Comentava há poucos dias com um parceiro de tênis sobre a beleza da nossa transição democrática, em que um presidente eleito passou a faixa presidencial para outro chefe de governo também eleito pelo povo. Meu interlocutor lembrou que a presença de Fidel Castro na posse de Lula deveria fazer o Brasil pensar nas maravilhas do modelo cubano, que proporcionou tantas conquistas no campo da ordem social, tais como saúde, educação, desporto etc. Perguntei-lhe se sabia a diferença entre a forma e o sistema de governo que vigoram nos dois países. Diante do seu silêncio, expliquei-lhe que Cuba é uma ditadura, ou seja, um regime político no qual todos os poderes dependem da autoridade de uma só pessoa, e a República Federativa do Brasil, formada pela união indissolúvel dos Estados e Municípios e do Distrito Federal, constitui-se em Estado Democrático de Direito (preâmbulo e art. 1º).
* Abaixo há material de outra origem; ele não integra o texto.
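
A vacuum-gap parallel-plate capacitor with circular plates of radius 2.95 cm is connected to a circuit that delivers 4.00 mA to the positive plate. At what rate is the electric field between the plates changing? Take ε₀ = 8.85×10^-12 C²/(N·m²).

Charge continuity gives I_d = I = 4.00×10^-3 A between the plates.
Then dE/dt = I_d/(ε₀A) = 1.65×10^11 V/(m·s).

1.65×10^11 V/(m·s)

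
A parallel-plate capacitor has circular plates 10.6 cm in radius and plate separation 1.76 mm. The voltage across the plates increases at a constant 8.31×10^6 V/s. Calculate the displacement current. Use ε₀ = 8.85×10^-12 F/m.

The displacement current equals the charging current C dV/dt. With C = ε₀A/d = (8.85×10^-12)(0.03530)/(1.76×10^-3) = 1.775×10^-10 F, I_d = (1.775×10^-10)(8.31×10^6) = 1.48×10^-3 A.

1.48×10^-3 A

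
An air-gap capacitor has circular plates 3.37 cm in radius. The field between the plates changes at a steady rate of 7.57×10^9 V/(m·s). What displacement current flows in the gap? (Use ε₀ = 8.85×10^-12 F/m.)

2.39×10^-4 A

The displacement current is ε₀ times dΦ_E/dt = ε₀ A dE/dt = (8.85×10^-12)(3.568×10^-3)(7.57×10^9) = 2.39×10^-4 A.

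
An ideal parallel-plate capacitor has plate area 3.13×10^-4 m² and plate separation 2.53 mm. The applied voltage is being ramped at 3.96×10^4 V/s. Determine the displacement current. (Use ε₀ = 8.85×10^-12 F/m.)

The displacement current equals the charging current C dV/dt. With C = ε₀A/d = (8.85×10^-12)(3.13×10^-4)/(2.53×10^-3) = 1.095×10^-12 F, I_d = (1.095×10^-12)(3.96×10^4) = 4.34×10^-8 A.

4.34×10^-8 A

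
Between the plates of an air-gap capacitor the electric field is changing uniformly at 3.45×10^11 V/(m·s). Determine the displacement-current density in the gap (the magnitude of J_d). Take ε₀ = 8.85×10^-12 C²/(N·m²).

3.05 A/m²

The displacement-current density is ε₀ ∂E/∂t = (8.85×10^-12)(3.45×10^11) = 3.05 A/m².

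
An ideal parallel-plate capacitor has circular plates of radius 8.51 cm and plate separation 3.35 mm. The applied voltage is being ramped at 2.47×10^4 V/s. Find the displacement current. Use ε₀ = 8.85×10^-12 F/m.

C = ε₀A/d = (8.85×10^-12)(0.02275)/(3.35×10^-3) = 6.010×10^-11 F.
I_d = C dV/dt = (6.010×10^-11)(2.47×10^4) = 1.48×10^-6 A.

1.48×10^-6 A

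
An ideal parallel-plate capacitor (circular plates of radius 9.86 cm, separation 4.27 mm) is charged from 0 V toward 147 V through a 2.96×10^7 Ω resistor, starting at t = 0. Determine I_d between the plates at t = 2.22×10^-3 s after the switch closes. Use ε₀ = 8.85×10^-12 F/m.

C = ε₀A/d = (8.85×10^-12)(0.03054)/(4.27×10^-3) = 6.330×10^-11 F, so τ = RC = 1.874×10^-3 s.
The conduction current is I(t) = (V₀/R) e^(−t/τ), and the displacement current between the plates equals it.
t/τ = 1.185; I_d = (147/2.96×10^7) · e^(−1.185) = (4.966×10^-6)(0.3057) = 1.52×10^-6 A.

1.52×10^-6 A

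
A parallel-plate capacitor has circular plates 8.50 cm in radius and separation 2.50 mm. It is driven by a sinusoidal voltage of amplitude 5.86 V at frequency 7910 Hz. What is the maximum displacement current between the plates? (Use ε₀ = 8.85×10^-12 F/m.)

C = ε₀A/d = (8.85×10^-12)(0.02270)/(2.50×10^-3) = 8.036×10^-11 F; ω = 2πf = 4.970×10^4 rad/s.
I_d = C dV/dt, so |I_d|_max = C V₀ ω = (8.036×10^-11)(5.86)(4.970×10^4) = 2.34×10^-5 A.

2.34×10^-5 A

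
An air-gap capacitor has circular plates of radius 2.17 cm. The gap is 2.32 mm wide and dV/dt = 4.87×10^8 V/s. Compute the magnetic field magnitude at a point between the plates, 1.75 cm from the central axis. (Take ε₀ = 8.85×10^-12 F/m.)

dE/dt = (dV/dt)/d = 2.099×10^11 V/(m·s); I_d = ε₀(πR²)(dE/dt) = (8.85×10^-12)(1.479×10^-3)(2.099×10^11) = 2.747×10^-3 A.
∮B·dl = μ₀ I_d,enc with I_d,enc = I_d r²/R² = 1.787×10^-3 A; so B = μ₀ I_d,enc/(2πr) = 2.04×10^-8 T.

2.04×10^-8 T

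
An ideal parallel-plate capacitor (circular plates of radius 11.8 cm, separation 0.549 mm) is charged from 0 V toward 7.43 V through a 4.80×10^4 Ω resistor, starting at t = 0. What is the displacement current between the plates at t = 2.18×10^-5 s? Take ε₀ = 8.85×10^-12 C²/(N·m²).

8.13×10^-5 A

C = ε₀A/d = (8.85×10^-12)(0.04374)/(5.49×10^-4) = 7.051×10^-10 F, so τ = RC = 3.384×10^-5 s.
The conduction current is I(t) = (V₀/R) e^(−t/τ), and the displacement current between the plates equals it.
t/τ = 0.6442; I_d = (7.43/4.80×10^4) · e^(−0.6442) = (1.548×10^-4)(0.5251) = 8.13×10^-5 A.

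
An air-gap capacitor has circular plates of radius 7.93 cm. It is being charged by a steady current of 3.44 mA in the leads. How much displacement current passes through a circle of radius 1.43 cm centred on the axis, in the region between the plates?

1.12×10^-4 A

No conduction current crosses the gap, so I_d there equals the 3.44×10^-3 A in the leads.
Through an area πr² the displacement current is I_d·(πr²/πR²) = I_d (r/R)² = 1.12×10^-4 A.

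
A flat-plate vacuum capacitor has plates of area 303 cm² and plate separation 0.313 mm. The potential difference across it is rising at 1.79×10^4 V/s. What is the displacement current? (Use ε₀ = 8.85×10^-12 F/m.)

C = ε₀A/d = (8.85×10^-12)(0.0303)/(3.13×10^-4) = 8.567×10^-10 F.
I_d = C dV/dt = (8.567×10^-10)(1.79×10^4) = 1.53×10^-5 A.

1.53×10^-5 A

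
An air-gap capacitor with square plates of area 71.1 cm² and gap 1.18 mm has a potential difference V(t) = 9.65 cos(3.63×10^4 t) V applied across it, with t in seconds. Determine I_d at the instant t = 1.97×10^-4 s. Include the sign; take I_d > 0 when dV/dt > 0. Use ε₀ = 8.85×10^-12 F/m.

-1.43×10^-5 A

dV/dt = (9.65)(3.63×10^4)·−sin(7.1511) = -2.673×10^5 V/s.
I_d = C dV/dt with C = ε₀A/d = (8.85×10^-12)(7.11×10^-3)/(1.18×10^-3) = 5.333×10^-11 F, so I_d = (5.333×10^-11)(-2.673×10^5) = -1.43×10^-5 A.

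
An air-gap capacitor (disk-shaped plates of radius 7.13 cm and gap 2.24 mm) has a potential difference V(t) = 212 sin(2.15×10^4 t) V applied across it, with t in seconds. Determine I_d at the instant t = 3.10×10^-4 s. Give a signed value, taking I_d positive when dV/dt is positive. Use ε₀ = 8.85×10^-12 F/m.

dV/dt = (212)(2.15×10^4)·cos(6.665) = 4.230×10^6 V/s.
I_d = C dV/dt with C = ε₀A/d = (8.85×10^-12)(0.01597)/(2.24×10^-3) = 6.310×10^-11 F, so I_d = (6.310×10^-11)(4.230×10^6) = 2.67×10^-4 A.

2.67×10^-4 A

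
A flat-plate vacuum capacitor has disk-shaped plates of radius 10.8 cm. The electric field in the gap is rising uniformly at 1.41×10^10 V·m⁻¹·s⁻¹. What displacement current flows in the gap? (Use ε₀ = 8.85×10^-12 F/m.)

The displacement current is ε₀ times dΦ_E/dt = ε₀ A dE/dt = (8.85×10^-12)(0.03664)(1.41×10^10) = 4.57×10^-3 A.

4.57×10^-3 A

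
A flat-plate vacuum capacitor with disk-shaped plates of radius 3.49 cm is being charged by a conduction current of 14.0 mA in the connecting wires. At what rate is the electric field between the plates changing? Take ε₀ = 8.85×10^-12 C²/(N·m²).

Charge continuity gives I_d = I = 0.0140 A between the plates.
Inverting I_d = ε₀ A dE/dt gives dE/dt = 0.0140 / (8.85×10^-12 · 3.826×10^-3) = 4.13×10^11 V/(m·s).

4.13×10^11 V/(m·s)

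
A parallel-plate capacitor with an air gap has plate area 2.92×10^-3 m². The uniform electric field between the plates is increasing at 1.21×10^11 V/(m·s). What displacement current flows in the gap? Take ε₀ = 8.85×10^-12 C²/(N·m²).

I_d = ε₀ A (dE/dt) = (8.85×10^-12)(2.92×10^-3 m²)(1.21×10^11) = 3.13×10^-3 A.

3.13×10^-3 A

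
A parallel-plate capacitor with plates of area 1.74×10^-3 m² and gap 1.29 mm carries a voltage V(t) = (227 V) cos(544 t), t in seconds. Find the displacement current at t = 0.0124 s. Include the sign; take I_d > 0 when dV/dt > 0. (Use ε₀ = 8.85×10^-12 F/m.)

-6.58×10^-7 A

C = ε₀A/d = (8.85×10^-12)(1.74×10^-3)/(1.29×10^-3) = 1.194×10^-11 F. dV/dt = V₀ω·−sin(ωt); at ωt = 6.7456 rad this factor is -0.4461.
I_d = C dV/dt = (1.194×10^-11)(227)(544)(-0.4461) = -6.58×10^-7 A.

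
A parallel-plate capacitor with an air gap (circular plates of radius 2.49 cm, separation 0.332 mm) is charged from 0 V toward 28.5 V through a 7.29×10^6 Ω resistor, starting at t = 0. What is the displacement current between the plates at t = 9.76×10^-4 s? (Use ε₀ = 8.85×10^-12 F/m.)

2.97×10^-7 A

C = ε₀A/d = (8.85×10^-12)(1.948×10^-3)/(3.32×10^-4) = 5.193×10^-11 F and τ = RC = 3.786×10^-4 s. I_d in the gap equals the RC charging current.
I_d(t) = (V₀/R) e^(−t/τ) = 3.909×10^-6 · e^(−2.578) = 2.97×10^-7 A.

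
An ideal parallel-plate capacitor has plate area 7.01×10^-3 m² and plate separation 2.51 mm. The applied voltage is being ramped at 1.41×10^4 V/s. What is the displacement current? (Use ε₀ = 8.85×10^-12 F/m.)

The displacement current equals the charging current C dV/dt. With C = ε₀A/d = (8.85×10^-12)(7.01×10^-3)/(2.51×10^-3) = 2.472×10^-11 F, I_d = (2.472×10^-11)(1.41×10^4) = 3.49×10^-7 A.

3.49×10^-7 A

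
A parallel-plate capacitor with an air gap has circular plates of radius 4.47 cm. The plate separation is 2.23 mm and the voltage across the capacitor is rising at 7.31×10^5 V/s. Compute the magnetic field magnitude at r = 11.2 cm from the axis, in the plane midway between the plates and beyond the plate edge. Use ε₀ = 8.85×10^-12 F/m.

dE/dt = (dV/dt)/d = 3.278×10^8 V/(m·s); I_d = ε₀(πR²)(dE/dt) = (8.85×10^-12)(6.277×10^-3)(3.278×10^8) = 1.821×10^-5 A.
Outside the plates the loop encloses all of I_d, so B·2πr = μ₀ I_d and B = 3.25×10^-11 T.

3.25×10^-11 T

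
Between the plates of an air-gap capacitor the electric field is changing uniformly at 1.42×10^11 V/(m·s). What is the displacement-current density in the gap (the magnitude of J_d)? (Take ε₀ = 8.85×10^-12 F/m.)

J_d = ε₀ ∂E/∂t, so J_d = 1.26 A/m².

1.26 A/m²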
A era absolutista durou na Inglaterra até meados do século XVII, na França até 1789 e em outros países europeus até o século XIX, por vários motivos. O primeiro foi a criação de novos órgãos de governo, acima de tudo aqueles que dirigiam a organização militar e a política exterior. Além disso, eram as guerras internacionais o que fortalecia o poder do Estado, possibilitando aos monarcas manterem exércitos permanentes, capazes de impor a paz tanto no âmbito nacional como no exterior. Por fim, a revolução protestante contribuiu para o incremento da onipotência real; rompendo com a unidade do cristianismo, aboliu a supremacia papal sobre os governantes seculares, fomentou o nacionalismo, reviveu a doutrina paulina de que “não há autoridade que não venha de Deus” (Rm 13, 1-2) e estimulou os governantes da Europa setentrional a estenderem sua autoridade sobre assuntos religiosos, tanto quanto sobre os civis.
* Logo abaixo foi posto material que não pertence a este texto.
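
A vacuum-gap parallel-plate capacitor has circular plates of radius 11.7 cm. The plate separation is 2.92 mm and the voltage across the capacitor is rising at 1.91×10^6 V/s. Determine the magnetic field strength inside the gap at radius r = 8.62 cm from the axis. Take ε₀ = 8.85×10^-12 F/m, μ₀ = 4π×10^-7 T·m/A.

3.14×10^-10 T

With E = V/d, dE/dt = 6.541×10^8 V/(m·s) and πR² = 0.04301 m², giving I_d = ε₀ πR² dE/dt = 2.490×10^-4 A.
∮B·dl = μ₀ I_d,enc with I_d,enc = I_d r²/R² = 1.352×10^-4 A; so B = μ₀ I_d,enc/(2πr) = 3.14×10^-10 T.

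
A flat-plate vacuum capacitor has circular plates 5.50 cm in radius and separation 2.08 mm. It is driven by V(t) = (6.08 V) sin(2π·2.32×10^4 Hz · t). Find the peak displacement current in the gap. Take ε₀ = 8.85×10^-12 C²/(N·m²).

3.58×10^-5 A

The displacement current equals the conduction current C dV/dt, which peaks at C V₀ ω.
With C = ε₀A/d = (8.85×10^-12)(9.503×10^-3)/(2.08×10^-3) = 4.043×10^-11 F and ω = 2πf = 1.458×10^5 rad/s, I_d,max = (4.043×10^-11)(6.08)(1.458×10^5) = 3.58×10^-5 A.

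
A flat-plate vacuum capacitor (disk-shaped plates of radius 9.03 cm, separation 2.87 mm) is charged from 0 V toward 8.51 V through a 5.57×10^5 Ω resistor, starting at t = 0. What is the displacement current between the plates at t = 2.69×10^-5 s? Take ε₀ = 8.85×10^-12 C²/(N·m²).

8.29×10^-6 A

C = ε₀A/d = (8.85×10^-12)(0.02562)/(2.87×10^-3) = 7.900×10^-11 F, so τ = RC = 4.400×10^-5 s.
The conduction current is I(t) = (V₀/R) e^(−t/τ), and the displacement current between the plates equals it.
t/τ = 0.6114; I_d = (8.51/5.57×10^5) · e^(−0.6114) = (1.528×10^-5)(0.5426) = 8.29×10^-6 A.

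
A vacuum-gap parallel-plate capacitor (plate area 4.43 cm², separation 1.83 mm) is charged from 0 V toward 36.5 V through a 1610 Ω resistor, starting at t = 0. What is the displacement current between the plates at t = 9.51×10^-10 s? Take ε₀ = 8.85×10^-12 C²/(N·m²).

With C = ε₀A/d = (8.85×10^-12)(4.43×10^-4)/(1.83×10^-3) = 2.142×10^-12 F, the time constant is τ = RC = 3.449×10^-9 s, so t/τ = 0.2757 and e^(−t/τ) = 0.7590.
I_d = I_cond = (V₀/R) e^(−t/τ) = (0.02267)(0.7590) = 0.0172 A.

0.0172 A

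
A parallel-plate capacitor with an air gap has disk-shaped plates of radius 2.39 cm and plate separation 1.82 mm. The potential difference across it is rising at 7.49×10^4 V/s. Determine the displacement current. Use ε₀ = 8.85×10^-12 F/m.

6.54×10^-7 A

E = V/d so dE/dt = (dV/dt)/d = 4.115×10^7 V/(m·s), and I_d = ε₀ A dE/dt = (8.85×10^-12)(1.795×10^-3)(4.115×10^7) = 6.54×10^-7 A.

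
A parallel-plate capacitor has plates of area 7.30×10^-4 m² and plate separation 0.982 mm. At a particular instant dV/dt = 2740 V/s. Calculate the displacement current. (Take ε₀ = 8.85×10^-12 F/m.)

1.80×10^-8 A

E = V/d so dE/dt = (dV/dt)/d = 2.790×10^6 V/(m·s), and I_d = ε₀ A dE/dt = (8.85×10^-12)(7.30×10^-4)(2.790×10^6) = 1.80×10^-8 A.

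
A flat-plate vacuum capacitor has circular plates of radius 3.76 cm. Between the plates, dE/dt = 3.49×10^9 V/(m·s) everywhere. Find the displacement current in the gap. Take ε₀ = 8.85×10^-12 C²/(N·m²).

1.37×10^-4 A

The displacement current is ε₀ times dΦ_E/dt = ε₀ A dE/dt = (8.85×10^-12)(4.441×10^-3)(3.49×10^9) = 1.37×10^-4 A.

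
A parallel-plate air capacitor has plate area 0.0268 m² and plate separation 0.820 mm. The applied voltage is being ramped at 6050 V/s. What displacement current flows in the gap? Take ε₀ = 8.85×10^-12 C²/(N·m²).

C = ε₀A/d = (8.85×10^-12)(0.0268)/(8.20×10^-4) = 2.892×10^-10 F.
I_d = C dV/dt = (2.892×10^-10)(6050) = 1.75×10^-6 A.

1.75×10^-6 A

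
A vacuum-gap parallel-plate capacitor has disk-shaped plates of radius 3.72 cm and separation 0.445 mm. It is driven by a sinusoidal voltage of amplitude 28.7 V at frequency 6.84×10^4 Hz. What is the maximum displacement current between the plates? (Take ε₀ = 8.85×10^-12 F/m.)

1.07×10^-3 A

C = ε₀A/d = (8.85×10^-12)(4.347×10^-3)/(4.45×10^-4) = 8.645×10^-11 F; ω = 2πf = 4.298×10^5 rad/s.
I_d = C dV/dt, so |I_d|_max = C V₀ ω = (8.645×10^-11)(28.7)(4.298×10^5) = 1.07×10^-3 A.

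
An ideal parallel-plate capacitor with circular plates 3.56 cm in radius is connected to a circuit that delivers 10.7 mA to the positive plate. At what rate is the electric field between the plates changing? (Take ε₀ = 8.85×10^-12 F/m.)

Charge continuity gives I_d = I = 0.0107 A between the plates.
Inverting I_d = ε₀ A dE/dt gives dE/dt = 0.0107 / (8.85×10^-12 · 3.982×10^-3) = 3.04×10^11 V/(m·s).

3.04×10^11 V/(m·s)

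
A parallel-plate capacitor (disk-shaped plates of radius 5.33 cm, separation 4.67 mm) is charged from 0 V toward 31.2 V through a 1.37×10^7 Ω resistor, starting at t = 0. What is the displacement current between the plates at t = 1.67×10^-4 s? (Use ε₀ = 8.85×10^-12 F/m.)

1.11×10^-6 A

C = ε₀A/d = (8.85×10^-12)(8.925×10^-3)/(4.67×10^-3) = 1.691×10^-11 F, so τ = RC = 2.317×10^-4 s.
The conduction current is I(t) = (V₀/R) e^(−t/τ), and the displacement current between the plates equals it.
t/τ = 0.7208; I_d = (31.2/1.37×10^7) · e^(−0.7208) = (2.277×10^-6)(0.4864) = 1.11×10^-6 A.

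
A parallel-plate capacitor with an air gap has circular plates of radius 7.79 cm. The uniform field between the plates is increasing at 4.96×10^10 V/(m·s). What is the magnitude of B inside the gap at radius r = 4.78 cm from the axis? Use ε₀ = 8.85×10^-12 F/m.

I_d = ε₀ dΦ_E/dt = ε₀ πR² (dE/dt) = (8.85×10^-12)(0.01906)(4.96×10^10) = 8.367×10^-3 A through the full plate area.
∮B·dl = μ₀ I_d,enc with I_d,enc = I_d r²/R² = 3.150×10^-3 A; so B = μ₀ I_d,enc/(2πr) = 1.32×10^-8 T.

1.32×10^-8 T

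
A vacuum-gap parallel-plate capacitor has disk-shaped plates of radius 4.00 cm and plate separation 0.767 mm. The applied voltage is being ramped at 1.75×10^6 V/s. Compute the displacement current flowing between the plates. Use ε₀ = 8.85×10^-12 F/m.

C = ε₀A/d = (8.85×10^-12)(5.027×10^-3)/(7.67×10^-4) = 5.800×10^-11 F.
I_d = C dV/dt = (5.800×10^-11)(1.75×10^6) = 1.01×10^-4 A.

1.01×10^-4 A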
Os soberanos não se submetiam a regra nenhuma. O rei não errava – the king can do no wrong. Dominava a vontade onipotente do monarca, cristalizada na máxima romana quod principi placuit legis habet vigorem, pois o que agradava ao rei tinha força de lei. O Estado sou eu (l’État c’est moi).
Henrique VIII e Elizabete I na Inglaterra, Francisco I e Luís XIV na França, Filipe II na Espanha, Frederico Guilherme I e Frederico II na Prússia, Pedro, o Grande, e Catarina, a Grande, na Rússia foram monarcas absolutos. Sua autoridade real era sagrada, paternal, absolutista e sujeita à razão.
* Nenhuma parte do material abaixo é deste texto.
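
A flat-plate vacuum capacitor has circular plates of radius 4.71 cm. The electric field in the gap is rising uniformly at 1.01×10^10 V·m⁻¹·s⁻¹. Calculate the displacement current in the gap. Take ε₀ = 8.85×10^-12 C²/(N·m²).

6.23×10^-4 A

I_d = ε₀ A (dE/dt) = (8.85×10^-12)(6.969×10^-3 m²)(1.01×10^10) = 6.23×10^-4 A.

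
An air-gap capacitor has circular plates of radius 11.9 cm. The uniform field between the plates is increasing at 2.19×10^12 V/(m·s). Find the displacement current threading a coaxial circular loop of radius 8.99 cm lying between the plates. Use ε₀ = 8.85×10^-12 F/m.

I_d = ε₀ dΦ_E/dt = ε₀ πR² (dE/dt) = (8.85×10^-12)(0.04449)(2.19×10^12) = 0.8623 A through the full plate area.
Through an area πr² the displacement current is I_d·(πr²/πR²) = I_d (r/R)² = 0.492 A.

0.492 A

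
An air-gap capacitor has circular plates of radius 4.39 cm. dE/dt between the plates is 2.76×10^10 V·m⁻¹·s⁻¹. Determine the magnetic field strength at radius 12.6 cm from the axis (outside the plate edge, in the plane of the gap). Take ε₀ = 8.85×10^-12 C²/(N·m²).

I_d = ε₀ dΦ_E/dt = ε₀ πR² (dE/dt) = (8.85×10^-12)(6.055×10^-3)(2.76×10^10) = 1.479×10^-3 A through the full plate area.
With r > R the enclosed displacement current is the full I_d; B = μ₀ I_d / (2πr) = 2.35×10^-9 T.

2.35×10^-9 T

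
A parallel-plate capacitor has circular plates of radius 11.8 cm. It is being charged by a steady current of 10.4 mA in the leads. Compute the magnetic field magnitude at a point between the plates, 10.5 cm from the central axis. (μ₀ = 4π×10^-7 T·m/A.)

1.57×10^-8 T

No conduction current crosses the gap, so I_d there equals the 0.0104 A in the leads.
For r < R the Ampère–Maxwell law gives B(2πr) = μ₀ I_d (r²/R²), so B = μ₀ I_d r/(2πR²) = (4π×10^-7)(0.0104)(0.105)/(2π·0.118²) = 1.57×10^-8 T.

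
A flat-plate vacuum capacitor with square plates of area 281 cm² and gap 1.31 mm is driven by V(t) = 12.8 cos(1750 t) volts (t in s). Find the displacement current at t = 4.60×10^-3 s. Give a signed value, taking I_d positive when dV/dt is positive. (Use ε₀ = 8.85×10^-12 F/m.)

C = ε₀A/d = (8.85×10^-12)(0.0281)/(1.31×10^-3) = 1.898×10^-10 F. dV/dt = V₀ω·−sin(ωt); at ωt = 8.05 rad this factor is -0.9808.
I_d = C dV/dt = (1.898×10^-10)(12.8)(1750)(-0.9808) = -4.17×10^-6 A.

-4.17×10^-6 A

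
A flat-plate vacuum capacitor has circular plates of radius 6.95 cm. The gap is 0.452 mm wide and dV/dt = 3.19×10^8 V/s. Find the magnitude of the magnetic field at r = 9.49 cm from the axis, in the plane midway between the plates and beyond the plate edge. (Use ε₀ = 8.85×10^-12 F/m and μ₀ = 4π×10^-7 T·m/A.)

2.00×10^-7 T

dE/dt = (dV/dt)/d = 7.058×10^11 V/(m·s); I_d = ε₀(πR²)(dE/dt) = (8.85×10^-12)(0.01517)(7.058×10^11) = 0.09476 A.
With r > R the enclosed displacement current is the full I_d; B = μ₀ I_d / (2πr) = 2.00×10^-7 T.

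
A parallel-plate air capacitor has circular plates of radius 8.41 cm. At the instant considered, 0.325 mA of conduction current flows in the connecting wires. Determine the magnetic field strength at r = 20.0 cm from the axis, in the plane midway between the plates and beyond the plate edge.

3.25×10^-10 T

By continuity the displacement current in the gap matches the conduction current: I_d = 3.25×10^-4 A.
Outside the plates the loop encloses all of I_d, so B·2πr = μ₀ I_d and B = 3.25×10^-10 T.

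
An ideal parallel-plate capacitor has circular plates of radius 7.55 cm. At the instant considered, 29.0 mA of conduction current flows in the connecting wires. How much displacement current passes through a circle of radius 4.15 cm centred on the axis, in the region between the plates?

Between the plates the displacement current equals the wire current: I_d = 29.0 mA = 0.0290 A.
The field is uniform, so I_d,enc = I_d (r/R)² = (0.0290)(4.15/7.55)² = 8.76×10^-3 A.

8.76×10^-3 A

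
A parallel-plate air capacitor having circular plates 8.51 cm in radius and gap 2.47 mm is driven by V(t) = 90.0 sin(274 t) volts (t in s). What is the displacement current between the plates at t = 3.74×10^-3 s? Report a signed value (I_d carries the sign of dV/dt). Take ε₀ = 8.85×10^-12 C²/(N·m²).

1.04×10^-6 A

dV/dt = (90.0)(274)·cos(1.02476) = 1.281×10^4 V/s.
I_d = C dV/dt with C = ε₀A/d = (8.85×10^-12)(0.02275)/(2.47×10^-3) = 8.151×10^-11 F, so I_d = (8.151×10^-11)(1.281×10^4) = 1.04×10^-6 A.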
A conduta autocrática desses governantes era sancionada pela filosofia política da época. Thomas Hobbes (1588-1679), no livro Leviatã, concebia o Estado como um monstro todo-poderoso. A condição primitiva da natureza humana foi a vida isolada e independente, em que os homens, profundamente egoístas e isentos de qualquer lei moral, viviam em perpétua luta com os seus semelhantes: “o homem é um lobo para o homem” (bellum omnium in omnes, homo homini lupus). Compreendendo porém que a guerra era inimiga do progresso e que a paz e a união seriam de maiores vantagens para os seus interesses, instituíram, por um pacto livre, a sociedade civil. A conservação deste novo Estado, continuamente ameaçado na sua existência pelos instintos egoístas, persistentes no fundo da natureza humana, exigia um Poder forte, capaz de reprimi-los energicamente. Semelhante poder só se encontra num tirano único, despótico e irresponsável. A monarquia absoluta é a única forma de governo que pode assegurar a paz social e impedir a volta à pior das condições da vida: o estado de guerra permanente. Tal a origem da sociedade civil. Leviatã era o monstro horrível que devora e absorve os direitos individuais. Hobbes leva o absolutismo ao extremo de fazer da vontade do príncipe a norma suprema da moral e da justiça, o árbitro das consciências e o juiz infalível da verdade em matéria religiosa.
Imensas injustiças foram provocadas por esse individualismo, o que permitiu que se tivesse consciência da necessidade da justiça social. O Estado Democrático de Direito é um conceito-chave acolhido pelo preâmbulo e pelo art. 1º da Constituição. Suas características básicas são: a) submissão ao império da lei, como ato emanado formalmente do Poder Legislativo, composto de representantes do povo; b) divisão de poderes, que separe de forma independente e harmônica os Poderes Legislativo, Executivo e Judiciário; c) enunciado e garantia dos direitos individuais (art. 5º) da pessoa humana.
O Estado Democrático de Direito incorpora um componente revolucionário de transformação do statu quo. Aí se demonstra a extrema importância do preâmbulo e do art. 1º da Constituição, quando afirmam que a República Federativa do Brasil se constitui em Estado Democrático de Direito, não como mera promessa de se organizar tal Estado, pois a Constituição aí já o está proclamando e fundando.